The Standing Advisory Group was told that PCAOB staff already thought a standards-setting project could be a good idea. “The staff believes that a standards-setting project to revise the related party guidance may be appropriate for a number of reasons,” said a background document for the October 2009 meeting.
“First, financial relationships with related parties have been a factor in recent corporate scandals. Second, information obtained from the board's inspection reports and enforcement actions indicate that some auditors might not be exercising sufficient professional skepticism when evaluating financial relationships and transactions with related parties. Finally, a standards-setting project in this area could clarify and consolidate the related party guidance into a single standard, as well as consider both the work of other standards setters and additional input from the SAG.”

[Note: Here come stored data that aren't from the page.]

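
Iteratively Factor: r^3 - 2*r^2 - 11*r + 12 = (r - 4)*(r^2 + 2*r - 3) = (r - 4)*(r + 3)*(r - 1)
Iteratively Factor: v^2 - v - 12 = (v - 4)*(v + 3)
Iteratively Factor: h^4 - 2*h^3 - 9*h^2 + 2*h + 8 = (h - 1)*(h^3 - h^2 - 10*h - 8) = (h - 1)*(h + 2)*(h^2 - 3*h - 4) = (h - 1)*(h + 1)*(h + 2)*(h - 4)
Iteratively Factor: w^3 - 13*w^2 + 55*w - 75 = (w - 5)*(w^2 - 8*w + 15) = (w - 5)*(w - 3)*(w - 5)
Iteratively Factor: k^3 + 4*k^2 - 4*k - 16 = (k + 2)*(k^2 + 2*k - 8) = (k + 2)*(k + 4)*(k - 2)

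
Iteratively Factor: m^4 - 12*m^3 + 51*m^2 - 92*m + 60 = (m - 3)*(m^3 - 9*m^2 + 24*m - 20) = (m - 3)*(m - 2)*(m^2 - 7*m + 10) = (m - 5)*(m - 3)*(m - 2)*(m - 2)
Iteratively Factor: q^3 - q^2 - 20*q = (q + 4)*(q^2 - 5*q) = q*(q + 4)*(q - 5)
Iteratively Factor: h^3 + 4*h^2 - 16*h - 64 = (h - 4)*(h^2 + 8*h + 16) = (h - 4)*(h + 4)*(h + 4)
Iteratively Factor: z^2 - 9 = (z + 3)*(z - 3)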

The PCAOB staff has also been eyeing the problem of significant unusual transactions. In April 2010, it issued a Staff Audit Practice Alert on auditor considerations regarding those types of transactions (see PCAOB Warns Auditors of Fraud Risks).

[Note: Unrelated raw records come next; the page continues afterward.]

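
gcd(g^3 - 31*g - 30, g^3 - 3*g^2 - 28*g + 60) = g^2 - g - 30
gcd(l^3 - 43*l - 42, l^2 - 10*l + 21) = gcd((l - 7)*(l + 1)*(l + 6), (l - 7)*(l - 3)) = l - 7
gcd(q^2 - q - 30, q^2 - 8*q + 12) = q - 6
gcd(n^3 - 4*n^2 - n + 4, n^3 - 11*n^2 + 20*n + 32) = n^2 - 3*n - 4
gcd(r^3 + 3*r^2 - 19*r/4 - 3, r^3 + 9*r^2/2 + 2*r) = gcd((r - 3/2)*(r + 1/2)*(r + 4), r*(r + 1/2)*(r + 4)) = r^2 + 9*r/2 + 2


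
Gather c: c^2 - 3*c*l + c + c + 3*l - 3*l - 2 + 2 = c^2 + c*(2 - 3*l)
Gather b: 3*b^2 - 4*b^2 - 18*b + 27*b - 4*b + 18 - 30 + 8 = -b^2 + 5*b - 4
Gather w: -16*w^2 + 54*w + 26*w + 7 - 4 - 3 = -16*w^2 + 80*w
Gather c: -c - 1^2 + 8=7 - c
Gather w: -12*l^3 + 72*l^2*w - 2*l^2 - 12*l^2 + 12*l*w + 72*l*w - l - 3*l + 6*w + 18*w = -12*l^3 - 14*l^2 - 4*l + w*(72*l^2 + 84*l + 24)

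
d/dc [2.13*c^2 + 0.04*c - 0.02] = 4.26*c + 0.04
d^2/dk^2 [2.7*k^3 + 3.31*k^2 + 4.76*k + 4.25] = 16.2*k + 6.62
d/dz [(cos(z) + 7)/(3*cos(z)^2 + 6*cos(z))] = (sin(z) + 14*sin(z)/cos(z)^2 + 14*tan(z))/(3*(cos(z) + 2)^2)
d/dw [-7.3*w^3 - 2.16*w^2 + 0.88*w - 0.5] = -21.9*w^2 - 4.32*w + 0.88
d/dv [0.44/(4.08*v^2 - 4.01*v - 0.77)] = (1.7644 - 3.5904*v)/(-4.08*v^2 + 4.01*v + 0.77)^2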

”During the course of an audit, the auditor may become aware of significant transactions that are outside the normal course of business for the company, or that otherwise appear to be unusual given the auditor's understanding of the company and its environment,” said the alert. “Significant unusual transactions, especially those close to period end that pose difficult "substance over form" questions, can provide opportunities for companies to engage in fraudulent financial reporting. Further, the auditor's evaluation of whether the company's financial statements are presented fairly, in all material respects, in conformity with the applicable financial reporting framework, includes the consideration of the financial statement presentation and disclosure of significant unusual transactions.”
The broker-dealer auditing amendments that will be under consideration at the meeting stem from the Dodd-Frank Wall Street Reform and Consumer Protection Act of 2010, which expanded the authority of the PCAOB to inspect firms that audit broker-dealers, in response to the Bernard Madoff scandal and other Ponzi schemes.
At the meeting, the PCAOB will consider proposing for public comment amendments to PCAOB rules and forms that would conform them to the Dodd-Frank Act, which, among other things, authorized the PCAOB to oversee the audits of SEC-registered brokers and dealers, and that would make certain other technical improvements to PCAOB rules and forms in light of the board’s experience.
The meeting is open to the public and will take place on Tuesday, Feb. 28, at 9:30 am in the PCAOB’s meeting room at 1666 K St. N.W., Washington, D.C. The PCAOB site will webcast the meeting and provide a podcast later in the day.